Toplanan deliller ve tüm dosya kapsamı birlikte değerlendirildiğinde yukarıda açıklandığı şekilde ve mahkememizce alınan rapor ve ek rapor bilimsel verileri içerdiği ve hesaplamanın doğru ve yerinde bulunduğu raporların içerik ve sonucu itibariyle yerinde görüldüğü anlaşılmakla rapor ve yapılan hesaplama gözetilerek itirazın iptaline karar verilmiştir.
Mahkememizce (İstanbul Kapatılan …Asliye Ticaret Mah…. ) verilen karar Yargıtay 23.Hukuk Dairesi’nin 2015/113 E.-2016/2004 K.sayılı, 30/03/2016 tarihli ilamı ” Mahkemece hükme esas alınan raporda, işlemiş faiz hesabının iflas tarihine kadar hesaplandığı belirtilmesine rağmen, iflas tarihi 10.12.2009 olduğu halde, faiz hesabının 14.02.2011 tarihine kadar yapılması ve buna dayalı olarak bulunan rakamın hüküm altına alınması hatalı olduğu gibi, takip talebine ve kayıt kabul talebine dönüşen istek içerisinde yer alan asıl alacak miktarı içerisinde işlemiş faiz talebinin de bulunduğu gözetildiğinde taraflar arasındaki sözleşme hükümlerine göre bu kalem alacağın talep edilip edilemeyeceği üzerinde durulmadan karar verilmesi yerinde görülmemiştir.

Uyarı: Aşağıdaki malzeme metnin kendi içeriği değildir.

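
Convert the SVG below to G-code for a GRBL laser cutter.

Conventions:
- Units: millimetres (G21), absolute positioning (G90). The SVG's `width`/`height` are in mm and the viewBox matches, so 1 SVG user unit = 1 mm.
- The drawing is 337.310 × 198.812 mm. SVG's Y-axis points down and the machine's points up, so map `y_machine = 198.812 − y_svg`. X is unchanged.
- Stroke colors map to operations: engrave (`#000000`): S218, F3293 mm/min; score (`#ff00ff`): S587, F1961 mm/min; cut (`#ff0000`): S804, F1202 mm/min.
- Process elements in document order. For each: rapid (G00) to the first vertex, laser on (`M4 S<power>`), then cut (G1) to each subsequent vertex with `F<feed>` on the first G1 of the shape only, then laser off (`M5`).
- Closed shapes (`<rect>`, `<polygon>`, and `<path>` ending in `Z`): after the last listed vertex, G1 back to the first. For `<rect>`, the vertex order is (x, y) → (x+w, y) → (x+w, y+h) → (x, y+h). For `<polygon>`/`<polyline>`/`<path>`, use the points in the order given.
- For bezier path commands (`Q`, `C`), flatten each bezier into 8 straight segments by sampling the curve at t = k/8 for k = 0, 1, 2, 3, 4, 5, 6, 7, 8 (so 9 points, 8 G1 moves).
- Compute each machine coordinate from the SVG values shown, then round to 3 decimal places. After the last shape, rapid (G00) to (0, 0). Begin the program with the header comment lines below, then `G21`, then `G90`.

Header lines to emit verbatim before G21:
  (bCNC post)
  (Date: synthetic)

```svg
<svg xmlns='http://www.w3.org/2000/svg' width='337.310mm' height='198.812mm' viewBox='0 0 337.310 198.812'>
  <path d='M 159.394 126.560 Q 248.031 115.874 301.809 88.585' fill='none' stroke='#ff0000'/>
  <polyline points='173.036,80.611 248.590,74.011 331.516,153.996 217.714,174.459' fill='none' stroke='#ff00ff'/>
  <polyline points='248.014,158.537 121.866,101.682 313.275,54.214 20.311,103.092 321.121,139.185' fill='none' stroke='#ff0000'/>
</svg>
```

(bCNC post)
(Date: synthetic)
G21
G90
G00 X159.394 Y72.252
M4 S804
G1 X181.009 Y75.183 F1202
G1 X201.534 Y78.633
G1 X220.970 Y82.601
G1 X239.316 Y87.089
G1 X256.573 Y92.095
G1 X272.741 Y97.620
G1 X287.820 Y103.664
G1 X301.809 Y110.227
M5
G00 X173.036 Y118.201
M4 S587
G1 X248.590 Y124.801 F1961
G1 X331.516 Y44.816
G1 X217.714 Y24.353
M5
G00 X248.014 Y40.275
M4 S804
G1 X121.866 Y97.130 F1202
G1 X313.275 Y144.598
G1 X20.311 Y95.720
G1 X321.121 Y59.627
M5
G00 X0.000 Y0.000

Since the viewBox matches the mm dimensions, user units are millimetres directly. The only transform is the Y-flip y_m = 198.812 − y_svg.

Shape 1 is a quadratic bezier drawn with `<path>`. Its stroke #ff0000 means cut at S804, F1202. After flipping Y the toolpath is (159.394,72.252) → (181.009,75.183) → (201.534,78.633) → (220.970,82.601) → (239.316,87.089) → (256.573,92.095) → (272.741,97.620) → (287.820,103.664) → (301.809,110.227).

Shape 2 is a open polyline drawn with `<polyline>`. Its stroke #ff00ff means score at S587, F1961. After flipping Y the toolpath is (173.036,118.201) → (248.590,124.801) → (331.516,44.816) → (217.714,24.353).

Shape 3 is a open polyline drawn with `<polyline>`. Its stroke #ff0000 means cut at S804, F1202. After flipping Y the toolpath is (248.014,40.275) → (121.866,97.130) → (313.275,144.598) → (20.311,95.720) → (321.121,59.627).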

Keza borç hesabında ödenmeyen çekler kapsamında, aynı raporda … A.Ş. tarafından keşide edilen çekler nazara alınmışsa da davalı müflis şirket dışında tüzel kişiliği bulunan şirketçe keşide edilen çek bedellerinden ne sebeple müflisin sorumlu tutulacağının belirtilmemesi yerinde görülmemiştir.
Son olarak kayıt kabul davası ile itirazın iptali davası ayrı usul hükümleri ve temyiz süresine tabi olduğundan itirazın iptali davasının ayrı olarak yürütülmesi gerektiğinin düşünülmemesi de doğru olmamış, bozmayı gerektirmiştir. Hükmü ile bozulmuştur
Mahkememizce yeni esasa kaydededilen davada, bozma ilamına uyularak yargılamasına devam olunmuştur.
Davacı vekili 08/07/2019 tarihli duruşmaya gelmemiş, bunun üzerine takip edilmeyen dosyanın HMK ‘nın 150. Maddesi gereğince işlemden kaldırılmasına karar verilmiş olup, 3 aylık süre içinde yenileme dilekçesi sunulmadığından davanın HMK 150 maddesi uyarınca açılmamış sayılmasına karar vermek gerekmiş ve aşağıdaki şekilde hüküm kurulmuştur.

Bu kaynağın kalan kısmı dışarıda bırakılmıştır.